What is this moment?

The past 500 years of social change can be summarized in one word: emancipation. Despite the repeated pendulum swings of permissive and repressive governments, religions, and politics, the overall trajectory of history, in particular western history, includes greater freedom for more people, not less.

There are, of course, places in the world where freedom is considered dangerous, that it promotes wildness and decreases order; the People’s Republic of China comes to mind. In such places the full apparatus and instrumentality of state power are used to suppress freedom. Clearly, whether or not freedom is the natural state of humanity remains a matter of opinion, but the very fact of its active suppression by law or edict indicates that it is.

Even in the west, for those still struggling to overcome repression at the hands of others, a history 500 years of emancipation gives cold comfort.
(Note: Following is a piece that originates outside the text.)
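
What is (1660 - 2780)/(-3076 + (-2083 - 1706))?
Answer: 224/1373 ≈ 0.16315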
The universal ideal of freedom is of little significance to those who remain stuck at the bottom of the social and economic ladder due to systemic bigotry, racism, and patterns of generational poverty; it is life lived here and now that matters most for them, and ultimately, for all of us.

This raises the fact that we each simultaneously inhabit two roles: the particular, subjective role of living here and now, and the general, objective role of occupying a place in history. Here and now is always particularly subjective; self-consciousness demands it by observing itself as one entity existing among others. The subjective self objectifies others and remarkably, can even objectify itself.

Our place in history occupies that of a generally objective fact: instead of being here and now, we are who and when: name, date, ancestors, occupation, and so forth. Objectively speaking, we each are a statistic. Thus reduced to a calculable unit, we each assume a place in the history of our species, one counted among many billions.

Right now, as it always has been, America is in the midst of a vigorous debate about freedom, who should have it and to what degree. The emphasis of the last 250 years in America has been an inexorable, albeit terribly slow, granting of freedom to an ever-widening spectrum of people. Ethnicity, economic status, gender, national origin; all of these have have been criteria at one time or another.

The spirit of emancipation spreads by example; “If you are free, why not I?” Logic demands an answer. Objections, however, are often irrational, ranging from “you’ve not earned it” to “you’re not a real American.” While our freedom is regulated by law and social convention, if indeed freedom is our natural state the denial of freedom’s a tough argument to make, and even tougher to pull off. To do so sometimes require the use of brute force, violence, and incarceration.

The forces opposed to freedom are gaining strength, not just here but in other western countries; like freedom oppression too spreads by example. Despite history’s ample and often horrid examples of tyranny, humankind seems doomed to repeat its past mistakes.

Being here and now is so compelling, and ultimately so demanding, that caring about our role in history tends to pale by comparison. First and foremost, our instinct is to survive, and that means filling bellies, staying warm, and having a place to live. Preserving freedom also requires constant effort, however; not only for oneself, but on behalf of everyone else.